画面には、流星の欠片が混入したことで、システムエラーを起こしたアカシックレコードの『最終権限コード』が、これでもかと真っ赤に点滅している。
そこから、シオン様はすべてを理解した。
──そして。
「……フフッ」
静まり返るサーバー室に、シオン様の低い笑い声が響く。
「フフフ……オホホホ!」
ドレスの胸元を押さえ、お腹を抱えるようにして、シオン様は見たこともないほど高らかに、豪快に笑い始めた。
「オッホッホッホ! まぁ! なんて傑作ですの!! 神々様、今すぐそこへ直れ(跪け)ですわ!」
「ひ、ひえぇぇっ!? シオン様が突然、高笑いし出したぞ!」「壊れちゃった!? 恐怖で壊れちゃったの!?」
神々が涙目で震え上がる中、シオン様は涙を拭いながら、勝ち誇った笑みでアカシックレコードの画面をバンバンと叩いた。
「わかってしまいましたわ! この流星の欠片が引き起こしたバグのせいで、天界の全権限、およびアカシックレコードの【システム管理者権限】が、完全に私の魂へと一極集中して(ロックされて)しまっていますわ!!」
「な……何だってぇぇぇーーー!?」
「つまり! この世界のシステムは今、私にしか触れられませんし、私が『消えなさい』と思えば、あの魔獣どころか、あなた方神々の存在データ(命)すら、私が指先一つで一瞬にして完全消去できるということですのよ! オッホッホ! まさか自分たちで持ち出した私のチート能力のせいで、天界の全主権を私に明け渡すことになるとは、因果応報が過ぎますわ!」
「天界、完全終了ーーーーー!!!」
神々は一斉に白目を剥き、今度こそ泡を吹いて床に大爆死した。
なぁなぁで過ごしていた神々の立場は、これにて完全に「絶滅寸前の奴隷」へと転落。
世界の全権限を合法的にぶんどったシオン様の、真の「天界絶対掌握無双」が、ここから高笑いと共に幕を開けるのでした!
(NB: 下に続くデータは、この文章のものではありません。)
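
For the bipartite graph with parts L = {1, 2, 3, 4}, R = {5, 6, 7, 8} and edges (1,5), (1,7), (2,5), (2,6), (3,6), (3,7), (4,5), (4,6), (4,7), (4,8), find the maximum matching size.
4 (matching: (1,7), (2,5), (3,6), (4,8); upper bound min(|L|,|R|) = min(4,4) = 4)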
「……かと言って、特定のバグだけを狙い撃ちにして消去するような、そんな面倒で複雑なプログラムは組みませんわ!」
私はフンと鼻を鳴らし、優雅に扇子で顔を仰ぎました。
「──まぁ、逆に『天界』や『魔界』を世界システムごと丸ごと消滅させて、最初から作り直す(リブートする)のなら、私の力(物理パンチ)で一瞬なんですけれどね?」
サラリと言い放たれたその恐ろしすぎる一言に、その場にいた全員の顔から、一瞬で血の気が引いていくのでした。